Jesus said in Matthew,
All power has been given to me in heaven and on earth. Go forth, therefore, and make disciples of all the nations, baptizing them in the name of the Father, the Son, and the Holy Spirit, teaching them to observe all things that I have commanded you; and behold, I am with you all the days, even to the close of the age. (Matthew 28:18, 19, 20)
Up to this point I have shown that the Divine Being called the Father and the Divine Being called the Son are one in the Lord. I therefore need now to show that the Holy Spirit is the same as the Lord.
The reason the Lord said that they were to baptize in the name of the Father, the Son, and the Holy Spirit is that there is a threeness or trinity in the Lord. There is the divine nature that is called the Father, the divine human nature that is called the Son, and the emanating divine nature that is called the Holy Spirit. The divine nature that is the Father and the divine nature that is the Son is the divine nature as the source, while the emanating divine nature that is the Holy Spirit is the divine nature as means.

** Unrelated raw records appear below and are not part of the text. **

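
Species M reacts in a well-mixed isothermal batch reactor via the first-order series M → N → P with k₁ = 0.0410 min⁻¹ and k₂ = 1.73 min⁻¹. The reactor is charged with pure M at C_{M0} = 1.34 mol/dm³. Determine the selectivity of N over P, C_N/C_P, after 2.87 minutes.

0.239

Solving the coupled first-order balances gives C_N(t) = [k₁/(k₂−k₁)]·C_{M0}·(e^(−k₁t) − e^(−k₂t)).
e^(−k₁t) = e^(−0.0410×2.87) = e^(−0.1177) = 0.8890; e^(−k₂t) = e^(−4.965) = 0.006977.
C_N = 0.0410×1.34/(1.73−0.0410) × (0.8890−0.006977) = 0.03253×0.8820 = 0.02869 mol/dm³.
C_M = C_{M0}e^(−k₁t) = 1.191 mol/dm³, so C_P = C_{M0}−C_M−C_N = 0.1201 mol/dm³; C_N/C_P = 0.239.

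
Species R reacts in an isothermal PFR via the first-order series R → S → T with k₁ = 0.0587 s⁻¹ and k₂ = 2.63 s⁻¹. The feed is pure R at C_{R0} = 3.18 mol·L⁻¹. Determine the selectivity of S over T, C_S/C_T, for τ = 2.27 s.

0.190

The intermediate concentration in a first-order A→B→C sequence is C_S = k₁C_{R0}(e^(−k₁τ) − e^(−k₂τ))/(k₂−k₁).
e^(−k₁τ) = e^(−0.0587×2.27) = e^(−0.1332) = 0.8752; e^(−k₂τ) = e^(−5.970) = 0.002554.
C_S = 0.0587×3.18/(2.63−0.0587) × (0.8752−0.002554) = 0.07260×0.8727 = 0.06335 mol·L⁻¹.
C_R = C_{R0}e^(−k₁τ) = 2.783 mol·L⁻¹, so C_T = C_{R0}−C_R−C_S = 0.3334 mol·L⁻¹; C_S/C_T = 0.190.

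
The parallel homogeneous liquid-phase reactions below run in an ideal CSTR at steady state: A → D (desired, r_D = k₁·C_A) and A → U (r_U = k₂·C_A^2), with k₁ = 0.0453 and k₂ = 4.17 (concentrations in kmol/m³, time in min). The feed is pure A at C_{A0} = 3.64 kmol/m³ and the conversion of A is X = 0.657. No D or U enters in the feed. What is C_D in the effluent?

0.0206 kmol/m³

Exit C_A = C_{A0}(1−X) = 3.64×0.343 = 1.249 kmol/m³.
A CSTR operates uniformly at the exit composition, giving r_D = 0.05656 and r_U = 6.500 (each k·C_A^n at C_A = 1.249).
Fraction of consumed A going to D: r_D/(r_D+r_U) = 0.008626.
C_D = 0.008626·C_{A0}·X = 0.008626×3.64×0.657 = 0.0206 kmol/m³.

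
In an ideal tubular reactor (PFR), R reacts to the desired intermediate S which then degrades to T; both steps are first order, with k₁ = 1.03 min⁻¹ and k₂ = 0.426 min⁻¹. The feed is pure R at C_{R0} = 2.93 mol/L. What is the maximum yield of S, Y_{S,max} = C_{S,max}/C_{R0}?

At the optimum, C_{S,max}/C_{R0} = (k₁/k₂)^[k₂/(k₂−k₁)].
= (1.03/0.426)^(0.426/(0.426−1.03)) = (2.418)^(-0.7053) = 0.5365.

0.536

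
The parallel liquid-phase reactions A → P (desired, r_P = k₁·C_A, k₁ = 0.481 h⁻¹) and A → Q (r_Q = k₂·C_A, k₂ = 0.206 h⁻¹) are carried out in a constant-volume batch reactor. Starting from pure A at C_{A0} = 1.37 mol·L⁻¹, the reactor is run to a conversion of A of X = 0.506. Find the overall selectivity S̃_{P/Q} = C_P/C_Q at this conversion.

2.33

C_A = C_{A0}(1−X) = 0.6768 mol·L⁻¹.
Both paths are first order in A, so the instantaneous fraction to P is constant: dC_P/d(−C_A) = k₁/(k₁+k₂) = 0.7001.
C_P = 0.7001·(C_{A0}−C_A) = 0.7001×0.6932 = 0.485 mol·L⁻¹.
C_Q = (C_{A0}−C_A)−C_P = 0.2079 mol·L⁻¹; S̃_{P/Q} = 0.4854/0.2079 = 2.33.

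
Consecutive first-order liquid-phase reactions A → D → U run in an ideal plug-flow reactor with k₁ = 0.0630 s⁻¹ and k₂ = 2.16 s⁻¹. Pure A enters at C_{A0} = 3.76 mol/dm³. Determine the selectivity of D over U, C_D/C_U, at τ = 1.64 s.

The intermediate concentration in a first-order A→B→C sequence is C_D = k₁C_{A0}(e^(−k₁τ) − e^(−k₂τ))/(k₂−k₁).
e^(−k₁τ) = e^(−0.0630×1.64) = e^(−0.1033) = 0.9018; e^(−k₂τ) = e^(−3.542) = 0.02894.
C_D = 0.0630×3.76/(2.16−0.0630) × (0.9018−0.02894) = 0.1130×0.8729 = 0.09860 mol/dm³.
C_A = C_{A0}e^(−k₁τ) = 3.391 mol/dm³, so C_U = C_{A0}−C_A−C_D = 0.2705 mol/dm³; C_D/C_U = 0.365.

0.365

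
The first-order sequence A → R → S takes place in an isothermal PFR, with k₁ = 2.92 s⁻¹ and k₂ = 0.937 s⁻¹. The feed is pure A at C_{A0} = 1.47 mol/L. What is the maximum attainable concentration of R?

Evaluating C_R at τ_opt = ln(k₂/k₁)/(k₂−k₁) gives C_{R,max}/C_{A0} = (k₁/k₂)^[k₂/(k₂−k₁)].
= (2.92/0.937)^(0.937/(0.937−2.92)) = (3.116)^(-0.4725) = 0.5844.
C_{R,max} = 0.5844×1.47 = 0.859 mol/L.

0.859 mol/L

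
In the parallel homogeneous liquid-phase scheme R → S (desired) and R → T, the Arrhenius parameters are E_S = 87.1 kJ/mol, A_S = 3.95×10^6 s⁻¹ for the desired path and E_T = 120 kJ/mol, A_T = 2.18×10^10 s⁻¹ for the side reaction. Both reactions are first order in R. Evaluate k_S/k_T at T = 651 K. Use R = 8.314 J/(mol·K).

0.0791

k_S/k_T = (A_S/A_T)·exp[−(E_S−E_T)/(RT)] = (A_S/A_T)·exp[(E_T−E_S)/(RT)].
(E_T−E_S)/(RT) = (120−87.1)×10³/(8.314×651) = 32900/5412 = 6.079.
k_S/k_T = (3.95×10^6/2.18×10^10)·exp(6.079) = 1.812×10^-4 × 436.4 = 0.0791.
Since E_S < E_T, lowering the temperature improves selectivity toward S.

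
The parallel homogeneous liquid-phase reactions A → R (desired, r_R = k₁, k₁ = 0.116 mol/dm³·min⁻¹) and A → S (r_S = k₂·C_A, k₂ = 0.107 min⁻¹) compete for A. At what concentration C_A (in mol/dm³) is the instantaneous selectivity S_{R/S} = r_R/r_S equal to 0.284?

3.82 mol/dm³

S_{R/S} = (k₁/k₂)·C_A⁻¹ ⇒ C_A = (S·k₂/k₁)^(-1).
= (0.284×0.107/0.116)^(-1) = (0.2620)^(-1) = 3.82 mol/dm³.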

In the booklets Divine Providence and Omnipotence, Omnipresence, and Omniscience, you will see more on the point that the only divine nature that emanates from the Lord is the divine nature that is he himself—it is a matter that takes more than a few words to explain.
We can illustrate this threeness in the Lord by comparison with angels. They have souls and bodies and also emanations that radiate from them, emanations that are their own selves extending beyond themselves. I have been granted an abundance of knowledge about this emanation, but this is not the place to present it.
After death, everyone who turns to God is first taught by angels that the Holy Spirit is none other than the Lord and that “going forth” and “emanating” is nothing but enlightening and teaching by means of presence, a presence that depends on our acceptance of the Lord. So after death, many people leave behind the concept of the Holy Spirit that they had formed in the world and accept the idea that it is the Lord’s presence with us through angels and spirits, a presence from and by means of which people are enlightened and taught.
Then too, it is common practice in the Word to name two divine beings, sometimes three, who are nevertheless one, such as Jehovah and God, Jehovah and the Holy One of Israel, Jehovah and the Mighty One of Jacob, as well as God and the Lamb; and because they are one it says elsewhere that Jehovah alone is God, Jehovah alone is the Holy One and is the Holy One of Israel, and there is no God other than him. Sometimes God is called the Lamb and sometimes the Lamb is called God, the latter in the Book of Revelation and the former in the prophets.
We can see that it is the Lord alone who is meant by “the Father, the Son, and the Holy Spirit” in Matthew 28:19 from what precedes and follows that verse. In the preceding verse the Lord says, “All power has been given to me in heaven and on earth,” and in the next verse the Lord says, “Behold, I am with you all the days, even to the close of the age.” So he is talking about himself alone, saying this so that they would know that the trinity was in him.
To make it known that the Holy Spirit is no divine thing other than the Lord himself, I need to show what “spirit” means in the Word.
1. “Spirit,” in a broad sense, refers to an individual’s life.
2. Since our life varies depending on our state, “spirit” means the variable attitude we take toward life.
3. It also means the life of those who have been regenerated, which is called spiritual life.
4. Where “spirit” is used in speaking of the Lord, though, it means his divine life and therefore the Lord himself.
5. Specifically, it means the life his wisdom gives us, which is called divine truth.
6. Jehovah himself—that is, the Lord—spoke the Word through prophets.